The lawsuit is structured around two legal pillars, both similar to the framework the plaintiffs used when they accused search engine Perplexity of similar practices in September 2025. The first is copyright infringement under the Copyright Act of 1976, which gives authors the exclusive right to reproduce and distribute their works.
Britannica argues that OpenAI violated those rights at multiple stages– By extracting information from your websites to create training data, feeding that content to your models during training, and subsequently generating results that faithfully reproduce or summarize the originals when users query ChatGPT on topics covered by Britannica’s editorial catalog.
The second pillar of demand is trademark lawprotected by the Lanham Law. By presenting AI-generated responses, which may contain inaccuracies or hallucinations, along with Britannica and Merriam-Webster’s famous trademarks and brand identities, the lawsuit argues that OpenAI misleads users into believing that Britannica or Merriam-Webster has endorsed or is the source of such responses.

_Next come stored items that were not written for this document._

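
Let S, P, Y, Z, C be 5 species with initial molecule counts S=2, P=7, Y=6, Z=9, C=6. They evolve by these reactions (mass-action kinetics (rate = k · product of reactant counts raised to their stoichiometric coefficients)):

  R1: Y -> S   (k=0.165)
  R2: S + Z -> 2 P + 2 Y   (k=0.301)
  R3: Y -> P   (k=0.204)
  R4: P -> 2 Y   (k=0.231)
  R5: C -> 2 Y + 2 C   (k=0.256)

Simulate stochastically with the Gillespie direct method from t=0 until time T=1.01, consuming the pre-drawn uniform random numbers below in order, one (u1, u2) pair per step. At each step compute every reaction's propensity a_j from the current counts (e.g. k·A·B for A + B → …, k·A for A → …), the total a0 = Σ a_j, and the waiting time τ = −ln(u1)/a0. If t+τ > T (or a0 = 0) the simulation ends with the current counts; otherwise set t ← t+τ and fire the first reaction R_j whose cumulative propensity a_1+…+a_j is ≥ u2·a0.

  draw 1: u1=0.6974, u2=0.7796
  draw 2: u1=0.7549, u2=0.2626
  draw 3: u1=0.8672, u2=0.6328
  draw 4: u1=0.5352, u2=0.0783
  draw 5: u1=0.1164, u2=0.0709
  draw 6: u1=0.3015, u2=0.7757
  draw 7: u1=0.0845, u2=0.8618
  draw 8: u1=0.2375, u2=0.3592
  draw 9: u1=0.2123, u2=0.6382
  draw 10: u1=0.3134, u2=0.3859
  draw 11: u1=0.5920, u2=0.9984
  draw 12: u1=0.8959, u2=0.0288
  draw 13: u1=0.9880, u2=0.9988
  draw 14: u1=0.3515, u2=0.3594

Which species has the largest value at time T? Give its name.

t=0.000: S=2 P=7 Y=6 Z=9 C=6
Draw 1: a1=0.990, a2=5.418, a3=1.224, a4=1.617, a5=1.536, a0=10.785; τ=−ln(0.6974)/10.785=0.033 → t=0.033; u2·a0=0.7796·10.785=8.408; a1+…+a3=7.632 < 8.408 ≤ a1+…+a4=9.249 → R4 fires; S=2 P=6 Y=8 Z=9 C=6
Draw 2: a1=1.320, a2=5.418, a3=1.632, a4=1.386, a5=1.536, a0=11.292; τ=−ln(0.7549)/11.292=0.025 → t=0.058; u2·a0=0.2626·11.292=2.965; a1=1.320 < 2.965 ≤ a1+a2=6.738 → R2 fires; S=1 P=8 Y=10 Z=8 C=6
Draw 3: a1=1.650, a2=2.408, a3=2.040, a4=1.848, a5=1.536, a0=9.482; τ=−ln(0.8672)/9.482=0.015 → t=0.073; u2·a0=0.6328·9.482=6.000; a1+a2=4.058 < 6.000 ≤ a1+…+a3=6.098 → R3 fires; S=1 P=9 Y=9 Z=8 C=6
Draw 4: a1=1.485, a2=2.408, a3=1.836, a4=2.079, a5=1.536, a0=9.344; τ=−ln(0.5352)/9.344=0.067 → t=0.140; u2·a0=0.0783·9.344=0.732 ≤ a1=1.485 → R1 fires; S=2 P=9 Y=8 Z=8 C=6
Draw 5: a1=1.320, a2=4.816, a3=1.632, a4=2.079, a5=1.536, a0=11.383; τ=−ln(0.1164)/11.383=0.189 → t=0.329; u2·a0=0.0709·11.383=0.807 ≤ a1=1.320 → R1 fires; S=3 P=9 Y=7 Z=8 C=6
Draw 6: a1=1.155, a2=7.224, a3=1.428, a4=2.079, a5=1.536, a0=13.422; τ=−ln(0.3015)/13.422=0.089 → t=0.419; u2·a0=0.7757·13.422=10.411; a1+…+a3=9.807 < 10.411 ≤ a1+…+a4=11.886 → R4 fires; S=3 P=8 Y=9 Z=8 C=6
Draw 7: a1=1.485, a2=7.224, a3=1.836, a4=1.848, a5=1.536, a0=13.929; τ=−ln(0.0845)/13.929=0.177 → t=0.596; u2·a0=0.8618·13.929=12.004; a1+…+a3=10.545 < 12.004 ≤ a1+…+a4=12.393 → R4 fires; S=3 P=7 Y=11 Z=8 C=6
Draw 8: a1=1.815, a2=7.224, a3=2.244, a4=1.617, a5=1.536, a0=14.436; τ=−ln(0.2375)/14.436=0.100 → t=0.695; u2·a0=0.3592·14.436=5.185; a1=1.815 < 5.185 ≤ a1+a2=9.039 → R2 fires; S=2 P=9 Y=13 Z=7 C=6
Draw 9: a1=2.145, a2=4.214, a3=2.652, a4=2.079, a5=1.536, a0=12.626; τ=−ln(0.2123)/12.626=0.123 → t=0.818; u2·a0=0.6382·12.626=8.058; a1+a2=6.359 < 8.058 ≤ a1+…+a3=9.011 → R3 fires; S=2 P=10 Y=12 Z=7 C=6
Draw 10: a1=1.980, a2=4.214, a3=2.448, a4=2.310, a5=1.536, a0=12.488; τ=−ln(0.3134)/12.488=0.093 → t=0.911; u2·a0=0.3859·12.488=4.819; a1=1.980 < 4.819 ≤ a1+a2=6.194 → R2 fires; S=1 P=12 Y=14 Z=6 C=6
Draw 11: a1=2.310, a2=1.806, a3=2.856, a4=2.772, a5=1.536, a0=11.280; τ=−ln(0.5920)/11.280=0.046 → t=0.958; u2·a0=0.9984·11.280=11.262; a1+…+a4=9.744 < 11.262 ≤ a1+…+a5=11.280 → R5 fires; S=1 P=12 Y=16 Z=6 C=7
Draw 12: a1=2.640, a2=1.806, a3=3.264, a4=2.772, a5=1.792, a0=12.274; τ=−ln(0.8959)/12.274=0.009 → t=0.967; u2·a0=0.0288·12.274=0.353 ≤ a1=2.640 → R1 fires; S=2 P=12 Y=15 Z=6 C=7
Draw 13: a1=2.475, a2=3.612, a3=3.060, a4=2.772, a5=1.792, a0=13.711; τ=−ln(0.9880)/13.711=0.001 → t=0.967; u2·a0=0.9988·13.711=13.695; a1+…+a4=11.919 < 13.695 ≤ a1+…+a5=13.711 → R5 fires; S=2 P=12 Y=17 Z=6 C=8
Draw 14: a1=2.805, a2=3.612, a3=3.468, a4=2.772, a5=2.048, a0=14.705; τ=−ln(0.3515)/14.705=0.071 → t=1.039 > T=1.01: stop.
At T=1.01: S=2 P=12 Y=17 Z=6 C=8; the largest is Y.

Dominant species at T: Y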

Britannica’s reputation is built on accuracy accumulated over more than 250 years; The lawsuit alleges that associating that brand with information manufactured using artificial intelligence causes direct reputational damage that goes beyond the mere loss of copyright.
AI is an existential threat for publishers and media
The underlying business case follows the logic established in the wave of publisher lawsuits against AI companies. Britannica’s current business is primarily digital, based on subscriptions and advertising revenue that depends on web traffic. Thousands of media outlets like ours can say the same thing.
When ChatGPT answers a user’s question about, for example, the causes of the French Revolution or the properties of a chemical element, using content from Britannica articles, those users have fewer reasons to visit the Britannica website directly. The complaint describes ChatGPT as taking advantage of Britannica’s high-quality and trusted content, transferring the value of said content to OpenAI without any compensation.
The complaint states that the alleged copying by OpenAI is not only a legal violation, but an existential threat to a model that cannot survive if The economic benefits of this content go to AI platforms instead of their creators.
Although the AI giants have signed some agreements to compensate for content, whether Britannica’s lawsuit against OpenAI goes the route of an out-of-court settlement or a trial depends on the latter. What the lawsuit makes clear is that publishers with a strong brand reputation and a fair guarantee of accuracy are not willing to wait for the industry to self-regulate.